The speed estimation is readjusted with the help of the "estimated sonar speed". This sonar speed is the speed computed between consecutives (100ms) sonar measurement from the same sensor, with the same reference plan.

Finally, I do not readjust the speed or position estimation 100% with the sonar measurement. The measures from sonars can be noisy, and the measurement step is quite big. Furthermore, a small obstacle (door handle) can induce a temporary wrong measure. Therefore, I only readjust 50% for position, and 30% for speed.

Once again, the principle is similar to the orientation estimation. We 2 kinds of sensor for the determination of the same information (3D position):

The high frequency component of the 3D position is computed with the accelerometers

The low frequency component of the 3D position is computed with the sonars (and the Wii camera, see below).

1.6) 3D position - the Wii Remote camera:

The Wii-Remote camera is a great sensor. Unlike the sonars, it enables to compute simultaneously 2 axis (X, Y). The camera is only used 20 times per second in my UAV, but it can measure over 100Hz!

The camera gives (ia I2C) the 2D coordinates inside the picture of an IR spot that lay on the ground. With this information, and with the altitude estimation, and 3D orientation estimation, I can "easily" compute the 2D position (X, Y, and not Z-altitude).

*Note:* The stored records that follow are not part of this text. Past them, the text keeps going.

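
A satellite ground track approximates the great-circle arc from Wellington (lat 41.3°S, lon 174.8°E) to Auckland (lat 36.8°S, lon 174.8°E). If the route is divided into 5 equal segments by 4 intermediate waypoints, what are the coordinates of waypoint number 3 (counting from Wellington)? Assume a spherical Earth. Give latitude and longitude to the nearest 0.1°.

≈ lat 38.6°S, lon 174.8°E

Convert each endpoint to a unit vector on the sphere (x = cos φ cos λ, y = cos φ sin λ, z = sin φ).
The central angle between the endpoints is δ = arccos(p₁·p₂) ≈ 0.079 rad (4.5°).
Interpolate at f = 3/5 with slerp weights a = sin((1−f)δ)/sin δ ≈ 0.400, b = sin(fδ)/sin δ ≈ 0.600.
p = a·p₁ + b·p₂ ≈ (-0.778, 0.071, -0.624); φ = arcsin(p_z) ≈ -38.60°, λ = atan2(p_y, p_x) ≈ 174.80°.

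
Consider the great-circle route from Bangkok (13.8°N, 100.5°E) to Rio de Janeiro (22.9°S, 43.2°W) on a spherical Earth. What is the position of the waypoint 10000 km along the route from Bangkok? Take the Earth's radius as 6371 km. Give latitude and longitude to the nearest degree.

≈ (20°S, 16°E)

Convert each endpoint to a unit vector on the sphere (x = cos φ cos λ, y = cos φ sin λ, z = sin φ).
The central angle between the endpoints is δ = arccos(p₁·p₂) ≈ 2.521 rad (144.5°). The total great-circle distance is δ·R ≈ 2.521 × 6371 ≈ 16064 km, so the target fraction is f = 10000/16064 ≈ 0.623.
Interpolate at f ≈ 0.623 with slerp weights a = sin((1−f)δ)/sin δ ≈ 1.402, b = sin(fδ)/sin δ ≈ 1.721.
p = a·p₁ + b·p₂ ≈ (0.907, 0.253, -0.335); φ = arcsin(p_z) ≈ -19.59°, λ = atan2(p_y, p_x) ≈ 15.59°.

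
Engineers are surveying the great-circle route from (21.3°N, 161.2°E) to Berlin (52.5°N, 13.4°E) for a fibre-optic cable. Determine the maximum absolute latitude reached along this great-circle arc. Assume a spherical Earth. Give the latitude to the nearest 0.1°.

≈ 72.1°N

The great circle lies in the plane with unit normal n̂ = (p₁ × p₂)/|p₁ × p₂|.
Here n̂_z ≈ -0.308; the vertex latitude is φ_max = arccos|n̂_z| ≈ 72.1°.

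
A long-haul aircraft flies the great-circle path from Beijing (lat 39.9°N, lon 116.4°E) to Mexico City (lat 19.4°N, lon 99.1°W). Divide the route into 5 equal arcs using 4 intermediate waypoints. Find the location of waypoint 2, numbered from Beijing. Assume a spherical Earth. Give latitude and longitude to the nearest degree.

The haversine formula gives a central angle δ ≈ 1.956 rad (112.1°) between the endpoints.
Interpolate at f = 2/5 with slerp weights a = sin((1−f)δ)/sin δ ≈ 0.995, b = sin(fδ)/sin δ ≈ 0.761.
p = a·p₁ + b·p₂ ≈ (-0.453, -0.025, 0.891); φ = arcsin(p_z) ≈ 63.02°, λ = atan2(p_y, p_x) ≈ -176.87°.

≈ lat 63°N, lon 177°W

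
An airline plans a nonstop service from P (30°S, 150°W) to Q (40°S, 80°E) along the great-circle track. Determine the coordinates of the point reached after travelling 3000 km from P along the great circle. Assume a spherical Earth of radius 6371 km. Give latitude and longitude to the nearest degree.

≈ (50°S, 174°W)

Convert each endpoint to a unit vector on the sphere (x = cos φ cos λ, y = cos φ sin λ, z = sin φ).
The central angle between the endpoints is δ = arccos(p₁·p₂) ≈ 1.676 rad (96.0°). The total great-circle distance is δ·R ≈ 1.676 × 6371 ≈ 10678 km, so the target fraction is f = 3000/10678 ≈ 0.281.
Interpolate at f ≈ 0.281 with slerp weights a = sin((1−f)δ)/sin δ ≈ 0.939, b = sin(fδ)/sin δ ≈ 0.456.
p = a·p₁ + b·p₂ ≈ (-0.644, -0.062, -0.763); φ = arcsin(p_z) ≈ -49.71°, λ = atan2(p_y, p_x) ≈ -174.46°.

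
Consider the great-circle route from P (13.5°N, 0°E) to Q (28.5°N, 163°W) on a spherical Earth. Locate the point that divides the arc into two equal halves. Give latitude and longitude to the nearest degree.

From cos δ = sin φ₁ sin φ₂ + cos φ₁ cos φ₂ cos Δλ, the central angle is δ ≈ 2.354 rad (134.9°).
Interpolate at f = 1/2 with slerp weights a = sin((1−f)δ)/sin δ ≈ 1.304, b = sin(fδ)/sin δ ≈ 1.304.
p = a·p₁ + b·p₂ ≈ (0.172, -0.335, 0.926); φ = arcsin(p_z) ≈ 67.88°, λ = atan2(p_y, p_x) ≈ -62.82°.

≈ (68°N, 63°W)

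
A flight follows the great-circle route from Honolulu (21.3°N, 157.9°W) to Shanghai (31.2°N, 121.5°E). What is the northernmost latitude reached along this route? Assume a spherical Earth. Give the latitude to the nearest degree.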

The positions of all spots are known in advance exactly like the walls for the sonars. A new IR spot is only selected as a good reference, if the 3D position that it induces is credible (not far from the current estimated position). Unfortunately, this part doesn't work fine for the moment.

The Wii camera is capable of measuring up to 4 spots simultaneously. The algorithm described above id computed for each spot measured by the camera.

Then, I readjust the 2D position estimation (X, Y) exactly the same way as for sonars (50% position, 30% speed). Unfortunately, the speed information is not well measured by this camera, especially at high altitudes (over 2 meters high). The speed information if essential for the PID control loop!

1.7) Landing detection :

I finally compute an probability for the UAV to lay flat on the floor. If the throttle order is low, and if the altitude estimation is low, then, I know that the UAV is laying on the floor. This is a good source of information! During such situations, I make the following adjustments:

Rapid offset compensation of ALL accelerometers and gyroscopes. This is the perfect situation to do this.